Martin Eden é um filme de impossibilidade. Um conto de autoaniquilação. Sua constatação principal, herdada de London, é de que não existe lugar possível para o artista na indústria cultural. Tudo aqui surge em dois que se negam o tempo todo. Pensemos, por exemplo, na atenção documental com que Pietro Marcello preenche a existência de Martin Eden em contraste com a presença do excelente Luca Marinelli, quase um Alain Delon moderno. É uma estrela de cinema a passear por aqueles espaços – o filme nunca nos deixa esquecer. A fricção entre Marinelli e a ação é uma constante. Ele vai estar mais à vontade exaurido na decadência viscontiana do último tempo depois que se transforma num escritor famoso do que nas sequências iniciais. O que importa é que o Eden de Marinelli seja o tempo todo uma figura desconfortável e deslocada. O despertencimento é o elemento essencial da sua existência.

O filme se constrói inteiro sobre esses duplos que se autoaniquilam: abertura/alienação em relação ao mundo, educação radical/educação burguesa, comprometimento/individualismo, a sedução do velho mundo aristocrático/a certeza histórica de que ele está às vésperas de desaparecer. A principal dualidade é provavelmente entre forma e narrativa. Estão ali o estilo fragmentário semidocumental de Marcello e o romanesco de London, convivendo de forma tão tensa quanto a estrela de cinema e seus arredores. Martin Eden é um romance do século XX italiano e é também um filme muito consciente da história das formas cinematográficas italianas ao longo do mesmo período. É fascinante pensar que o cinema italiano, muitas vezes dormente, viu no mesmo ano este Martin Eden e O Traidor do Marco Bellocchio, dois acertos de contas com a Itália do século passado, histórias de formação que surgem de espaços diametralmente opostos: em O Traidor, a história do filme de gângster e da presença da Cosa Nostra como o elo entre a Igreja Católica e a família tradicional; em Martin Eden, a história das belas artes e do desencontro entre marxismo e individualismo – que é uma constante na arte italiana do período.
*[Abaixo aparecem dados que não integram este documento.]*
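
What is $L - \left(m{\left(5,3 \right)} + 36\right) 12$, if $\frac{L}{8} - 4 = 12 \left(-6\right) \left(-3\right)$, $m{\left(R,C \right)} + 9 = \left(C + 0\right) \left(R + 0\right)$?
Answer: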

Há uma operação radical de Pietro Marcello que é a de trazer para dentro do grande arco romântico do filme uma série de detritos encontrados em pequenas imagens da história do país. Uma reapropriação da textura de velhos registros que traz à mente o trabalho que o casal de cineastas experimentais Yervant Gianikian e Angela Ricci-Lucchi realizou por décadas. É justo apontar que o trabalho deles se voltou sobretudo para os restos imagéticos das grandes guerras e do colonialismo. Estes fragmentos que seguem interrompendo a trajetória de autoaniquilação de Martin Eden operam por princípio semelhante – nos lembram dessa história italiana de exploração que permanece às margens da ação. Redimensionam o lugar de Eden no processo. Muito de Martin Eden poderia sugerir um lugar numa grande tradição do romantismo italiano e de suas contradições, o cinema de um Visconti ou um Bertolucci, mas Pietro Marcello prefere despedaçá-la de primeira, colocar essas contradições no primeiro plano, realizar a sua impossibilidade.